Mall street shuffle
24 February 2014
Category: News, Asia, Korea
By David Macfarlane
Korea's upcoming online fund supermarket, Fund Online Korea (FOK), is unlikely to have much of an impact on the country's mutual fund distribution landscape in the short term. FOK is slated to be operational by the end of the first quarter.
This fund supermarket will be a web-based distribution platform enabling fund management companies to list their funds thereon and distribute them directly to retail investors for the first time in Korea, Mike Reed, CEO of Fidelity Asset Management (Korea) Limited told Asia Asset Management in its December 2103/January 2104 year-end double issue.
Indeed, some executives at both foreign and domestic asset management companies see this “supermarket” having the potential to be a game-changer longer term. This does not imply smooth sailing and balmy breezes for the new distribution system, however.
Cerulli Associates said in a report on February 24 it expects that distribution will continue to be dominated by local banks and securities firms. Its research shows that nine of Korea's ten largest asset managers have an affiliated bank or brokerage in the list of the ten largest mutual fund distributors.
Such a stranglehold will be difficult for FOK to breach. Like it is in the mutual fund space across Asia, distribution is the key to an asset manager's success in Korea.
"However, with some of the local banks selling as much 70% of their funds from their sister firms, shelf space is severely limited for the 55 asset managers competing in the publicly offered funds space in Korea," says Rachel Poh, an analyst with Cerulli.
To add more bite to FOK in the long run, Cerulli believes that its development should come in tandem with initiatives that rekindle investors' appetite for mutual funds. "Investors in Korea have already shown signs that they are losing faith in mutual funds and have begun to look at investment alternatives," notes Yoon Ng, Asia research director at Cerulli.
But reviving interest in mutual funds will be a challenge too. "This is a difficult task considering the persisting uncertainties in global markets and the impact that this has on the mutual fund space, but it would be better for authorities in Korea to start as soon as possible," adds Ms. Ng.
Considering the complexities of Korea’s current distribution system, where no independent financial advisors (IFAs) exist, Mr. Reed said: “Without a system of IFAs, leaving inexperienced investors to buy funds for themselves directly, it may well be challenging for those investors making prudent purchase decisions.” At present, Korean financial services regulations do not permit IFAs to operate in the local market. But Mr. Reed believes they would provide a positive element in terms of assisting retail investors to more fully understand the available choices, and the pros and cons of investing in particular types of funds.

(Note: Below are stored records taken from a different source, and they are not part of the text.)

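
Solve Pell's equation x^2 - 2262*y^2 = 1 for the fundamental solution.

(x, y) = (97499, 2050)

First expand sqrt(2262) as a continued fraction. With x_i = (sqrt(2262) + m_i)/d_i and (m_0, d_0) = (0, 1): a_0 = floor(sqrt(2262)) = 47, since 47^2 = 2209 <= 2262 < 2304 = 48^2.
Iterate m_{i+1} = d_i*a_i - m_i, d_{i+1} = (2262 - m_{i+1}^2)/d_i, a_{i+1} = floor((a_0 + m_{i+1})/d_{i+1}):
  m_1 = 1*47 - 0 = 47, d_1 = (2262 - 47^2)/1 = 53/1 = 53, a_1 = floor((47 + 47)/53) = 1.
  m_2 = 53*1 - 47 = 6, d_2 = (2262 - 6^2)/53 = 2226/53 = 42, a_2 = floor((47 + 6)/42) = 1.
  m_3 = 42*1 - 6 = 36, d_3 = (2262 - 36^2)/42 = 966/42 = 23, a_3 = floor((47 + 36)/23) = 3.
  m_4 = 23*3 - 36 = 33, d_4 = (2262 - 33^2)/23 = 1173/23 = 51, a_4 = floor((47 + 33)/51) = 1.
  m_5 = 51*1 - 33 = 18, d_5 = (2262 - 18^2)/51 = 1938/51 = 38, a_5 = floor((47 + 18)/38) = 1.
  m_6 = 38*1 - 18 = 20, d_6 = (2262 - 20^2)/38 = 1862/38 = 49, a_6 = floor((47 + 20)/49) = 1.
  m_7 = 49*1 - 20 = 29, d_7 = (2262 - 29^2)/49 = 1421/49 = 29, a_7 = floor((47 + 29)/29) = 2.
  m_8 = 29*2 - 29 = 29, d_8 = (2262 - 29^2)/29 = 1421/29 = 49, a_8 = floor((47 + 29)/49) = 1.
  m_9 = 49*1 - 29 = 20, d_9 = (2262 - 20^2)/49 = 1862/49 = 38, a_9 = floor((47 + 20)/38) = 1.
  m_10 = 38*1 - 20 = 18, d_10 = (2262 - 18^2)/38 = 1938/38 = 51, a_10 = floor((47 + 18)/51) = 1.
  m_11 = 51*1 - 18 = 33, d_11 = (2262 - 33^2)/51 = 1173/51 = 23, a_11 = floor((47 + 33)/23) = 3.
  m_12 = 23*3 - 33 = 36, d_12 = (2262 - 36^2)/23 = 966/23 = 42, a_12 = floor((47 + 36)/42) = 1.
  m_13 = 42*1 - 36 = 6, d_13 = (2262 - 6^2)/42 = 2226/42 = 53, a_13 = floor((47 + 6)/53) = 1.
  m_14 = 53*1 - 6 = 47, d_14 = (2262 - 47^2)/53 = 53/53 = 1, a_14 = floor((47 + 47)/1) = 94.
  m_15 = 1*94 - 47 = 47, d_15 = (2262 - 47^2)/1 = 53/1 = 53: (m_15, d_15) = (m_1, d_1) = (47, 53), so from here the quotients repeat a_1, ..., a_14; the period length is 14.
So sqrt(2262) = [47; (1, 1, 3, 1, 1, 1, 2, 1, 1, 1, 3, 1, 1, 94)] with period length k = 14.
k is even, so the fundamental solution of x^2 - 2262y^2 = 1 is (p_{k-1}, q_{k-1}) = (p_13, q_13); compute convergents through index 13.
Convergents (p_i = a_i*p_{i-1} + p_{i-2}, q_i = a_i*q_{i-1} + q_{i-2} with p_{-2}=0, p_{-1}=1, q_{-2}=1, q_{-1}=0):
  i=0: a_0=47, p_0 = 47*1 + 0 = 47, q_0 = 47*0 + 1 = 1.
  i=1: a_1=1, p_1 = 1*47 + 1 = 48, q_1 = 1*1 + 0 = 1.
  i=2: a_2=1, p_2 = 1*48 + 47 = 95, q_2 = 1*1 + 1 = 2.
  i=3: a_3=3, p_3 = 3*95 + 48 = 333, q_3 = 3*2 + 1 = 7.
  i=4: a_4=1, p_4 = 1*333 + 95 = 428, q_4 = 1*7 + 2 = 9.
  i=5: a_5=1, p_5 = 1*428 + 333 = 761, q_5 = 1*9 + 7 = 16.
  i=6: a_6=1, p_6 = 1*761 + 428 = 1189, q_6 = 1*16 + 9 = 25.
  i=7: a_7=2, p_7 = 2*1189 + 761 = 3139, q_7 = 2*25 + 16 = 66.
  i=8: a_8=1, p_8 = 1*3139 + 1189 = 4328, q_8 = 1*66 + 25 = 91.
  i=9: a_9=1, p_9 = 1*4328 + 3139 = 7467, q_9 = 1*91 + 66 = 157.
  i=10: a_10=1, p_10 = 1*7467 + 4328 = 11795, q_10 = 1*157 + 91 = 248.
  i=11: a_11=3, p_11 = 3*11795 + 7467 = 42852, q_11 = 3*248 + 157 = 901.
  i=12: a_12=1, p_12 = 1*42852 + 11795 = 54647, q_12 = 1*901 + 248 = 1149.
  i=13: a_13=1, p_13 = 1*54647 + 42852 = 97499, q_13 = 1*1149 + 901 = 2050.
Check: 97499^2 - 2262*2050^2 = 9506055001 - 9506055000 = 1, so (x, y) = (97499, 2050) solves the equation, and by the theorem it is the least positive solution.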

One of the most experienced of Asian asset management marketing advisers, Peter Douglas, the CEO of GFIA in Singapore, believes that there is significant potential in a Korean funds supermarket if it is managed in a way that will aggressively promote funds sales. He says: “There isn’t any magic sauce; the success of the Korean funds supermarket will depend on who runs it, who owns it, what the marketing budget is, what the business model is. Funds are sold. So, if the new Korean funds supermarket is allowed to be a proactive sales entity and regulated as such, they’d probably end up giving the current distributors a run for their money.” But, he adds: “If they are forced to go the “cheap and passive” route, they will be a footnote.”
The Korean fund management industry’s professional supervisory body, the Korea Financial Investment Association (KOFIA), is the non-governmental entity that – along with the Korea Financial Services Commission and the Korea Financial Supervisory Service – is spearheading the launch of the new funds supermarket. KOFIA has worked in conjunction with many individual foreign and domestic asset management companies creating this new platform for a proposed 2014 inauguration.
Jong Soo Park, chairman of KOFIA, told Asia Asset Management last year that this would take place on time, within 1Q 2014, adding that indications of intent to participate by asset management companies active in the country’s market have been encouraging. “Forty-one asset management firms had submitted letters of intent to invest in the fund supermarket as of July 23, 2013, and an establishment preparation committee has been formed comprising prominent industry figures. Foundation procedures to establish this fund supermarket are in full swing. Invitations have gone out for applications for the chief executive post,” he said.
While it may not enable the individual participating asset management companies in the Korean market to sell a great many more of their funds to investors in the early stages, with maturity as a distribution platform, the fund supermarket could well make a very substantial and positive contribution to fund sales. As for the bottom lines of the participating fund managers, the knock-on effect is that they would benefit from strongly rising revenues and incomes, a most welcome change for many of them.